The Province is providing BCcampus with $250,000 for the creation, modification, distribution, and evaluation of textbooks for the British Columbia adult graduation diploma (or adult dogwood diploma). Courses covered include math, English, science, social science, computer studies, and education and career planning.

Adult Basic Education, tuition-free since September 2017, will become even more affordable with free textbooks for students who want to complete high school, gain new skills, or access post-secondary education. The open license will also enable educators to adapt the resources to their learners’ specific needs.

With the elimination of tuition for Adult Basic Education and government’s investment in Adult Basic Education open textbooks, B.C.’s adult graduation diploma will become the first credential in Canada to be both tuition-free and have free course materials available for instructors to use.

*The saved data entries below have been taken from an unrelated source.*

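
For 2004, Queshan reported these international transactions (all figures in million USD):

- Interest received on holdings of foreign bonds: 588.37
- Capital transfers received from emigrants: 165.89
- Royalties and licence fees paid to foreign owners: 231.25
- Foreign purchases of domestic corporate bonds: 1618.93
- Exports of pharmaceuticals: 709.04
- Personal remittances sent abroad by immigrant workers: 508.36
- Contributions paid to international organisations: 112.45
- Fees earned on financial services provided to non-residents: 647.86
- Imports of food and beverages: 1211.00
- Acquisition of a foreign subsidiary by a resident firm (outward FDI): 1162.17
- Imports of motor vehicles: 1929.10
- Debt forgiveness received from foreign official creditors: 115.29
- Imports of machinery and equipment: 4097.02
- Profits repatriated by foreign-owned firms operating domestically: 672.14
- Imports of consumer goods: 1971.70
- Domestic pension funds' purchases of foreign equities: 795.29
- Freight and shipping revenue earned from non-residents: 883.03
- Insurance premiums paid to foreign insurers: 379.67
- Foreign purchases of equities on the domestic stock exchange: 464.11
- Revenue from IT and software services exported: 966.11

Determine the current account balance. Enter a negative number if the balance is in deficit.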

“We’re continuing to make education and training as accessible as possible for people,” said Melanie Mark, Minister of Advanced Education, Skills and Training. “Adult Basic Education opens the door for people to advance their opportunities, improve their chances of success, and participate in the workforce. Investing in more open textbooks for Adult Basic Education programs builds on our previous step of making Adult Basic Education programs tuition free.”

Instructors who choose to use the new resources will eliminate a major education cost, further reducing barriers and improving access for students.

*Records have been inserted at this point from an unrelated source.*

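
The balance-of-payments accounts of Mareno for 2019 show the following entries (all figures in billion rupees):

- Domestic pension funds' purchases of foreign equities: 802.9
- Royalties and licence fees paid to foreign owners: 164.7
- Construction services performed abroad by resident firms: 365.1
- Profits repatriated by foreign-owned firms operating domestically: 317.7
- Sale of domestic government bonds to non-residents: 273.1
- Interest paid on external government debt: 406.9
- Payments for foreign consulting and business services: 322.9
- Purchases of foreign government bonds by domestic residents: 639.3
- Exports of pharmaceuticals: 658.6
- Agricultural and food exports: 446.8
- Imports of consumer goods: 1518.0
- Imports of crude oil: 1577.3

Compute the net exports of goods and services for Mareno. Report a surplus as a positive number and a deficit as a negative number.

-2112.4

Goods: -1577.3 + 658.6 + 446.8 - 1518.0 = -1989.9
Services: 365.1 - 322.9 - 164.7 = -122.5
Trade balance = -1989.9 + (-122.5) = -2112.4
(Excluded from the trade balance — financial account: domestic pension funds' purchases of foreign equities 802.9, sale of domestic government bonds to non-residents 273.1, purchases of foreign government bonds by domestic residents 639.3; primary income: profits repatriated by foreign-owned firms operating domestically 317.7, interest paid on external government debt 406.9.)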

“This is an exciting project,” said Mary Burgess, BCcampus executive director. “B.C. is a world leader in open education and these new resources are not only going to reduce costs and improve access, they are also going to transform the student experience in Adult Basic Education. Our work with B.C. post-secondary institutions so far has exceeded our initial goals, and we can’t wait to get going on this next phase.”

“Our students benefit from open textbooks in several ways,” said Andrew Candela, Vancouver Community College basic education instructor. “They are nearly cost-free, easily adaptable for students with different learning needs, and often include valuable supplementary materials. They make our courses better.”

“The cost of textbooks has become a real barrier to students’ success in the classroom,” said Aran Armutlu, chairperson of the British Columbia Federation of Students. “Free Adult Basic Education was a resounding victory for B.C. students, and this funding into open education resources further reduces the barriers students face when accessing basic education.”

Approximately 86,000 students in B.C. have saved as much as $9 million since the open textbook project first launched in 2012 and that number continues to grow through advocacy and collaboration with the B.C. post-secondary system.